Ze zijn er wel, daar in Jabbeke, de even zwaarbeladen als zwaarbewolkte zeezichten en de figuren met hun fors uit de Vlaamse kluiten gewassen ledematen waar we Permeke doorgaans mee associëren. In het hartverscheurend mooie werk Leonie zie je enerzijds een voorbeeld van het soort eenvoudige mensen dat Permeke inspireerde, en anderzijds hoe het onderwerp ondergeschikt bleef aan compositie, experiment en techniek. De melancholie die het schilderij uitstraalt, zit meer in de lichaamshouding van de afgebeelde vrouw dan in haar expressie. Het aards getinte werk is misschien wel geworteld in een Vlaamse schildertraditie, het heeft meer gemeen met een portret van Picasso dan met Bruegels Boerenbruiloft.
Het beeld van Constant Permeke dat in het vernieuwde Permekemuseum doelbewust naar voren wordt gebracht, is er een van een progressieve moderne kunstenaar die meer was dan ‘de schilder van boeren en vissers in donkere, sombere kleuren’. Dat lijkt volkomen terecht. Als het werk van Permeke vandaag nog steeds relevant is, is dat omdat de kunstschilder het etiket van ‘Vlaamse expressionist’ op veel manieren oversteeg.
Permekemuseum
Gesloten op dinsdag.
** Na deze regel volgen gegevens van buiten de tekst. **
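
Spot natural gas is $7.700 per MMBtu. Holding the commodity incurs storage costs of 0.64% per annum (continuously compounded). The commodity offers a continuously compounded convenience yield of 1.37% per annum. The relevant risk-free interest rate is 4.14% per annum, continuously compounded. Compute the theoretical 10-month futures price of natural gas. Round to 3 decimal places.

Net carry = r + u − y = 0.0414 + 0.0064 − 0.0137 = 0.0341
F = S·e^((r+u−y)T) = 7.700 · e^(0.0341 × 10/12) = 7.700 · e^0.028417
= 7.700 × 1.028825 = $7.922 per MMBtu

$7.922 per MMBtu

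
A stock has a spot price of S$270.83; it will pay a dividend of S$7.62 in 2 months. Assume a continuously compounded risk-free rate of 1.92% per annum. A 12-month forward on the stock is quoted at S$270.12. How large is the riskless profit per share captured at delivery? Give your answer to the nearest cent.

PV(dividends) I = 7.62·e^(−0.0192·2/12) = 7.5957
Fair forward F* = (S − I)·e^(rT) = (270.83 − 7.5957)·e^0.019200 = 263.2343 × 1.019386 = 268.3374
Market S$270.12 > fair 268.3374: forward overpriced → cash-and-carry (borrow at r, buy the stock and collect the dividends, short the forward).
Profit at T = |F_mkt − F*| = |270.12 − 268.3374| = S$1.78 per share

S$1.78 per share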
Alle info: permekemuseum.be
Constant Permeke
Uit bij Hannibal Books.
Constant Permeke
Geboren op 31 juli 1886 in Antwerpen.
Wordt in 1914 ingelijfd als soldaat in het Belgische leger en raakt zwaargewond.
Doet in 1927 samen met onder meer James Ensor, Frits Van den Berghe en René Magritte mee aan een baanbrekende tentoonstelling over Belgische modernistische kunst in Grenoble.
Verhuist in 1929 naar het later als museum herbestemde landhuis De Vier Winden in Jabbeke.
Exposeert in de jaren twintig en dertig in heel Europa, maar krijgt in 1941 een schilderverbod opgelegd omdat de Duitse bezetter zijn kunst als ‘ontaard’ beschouwt.
Overlijdt op 4 januari 1952 in Oostende en wordt onder grote publieke belangstelling begraven.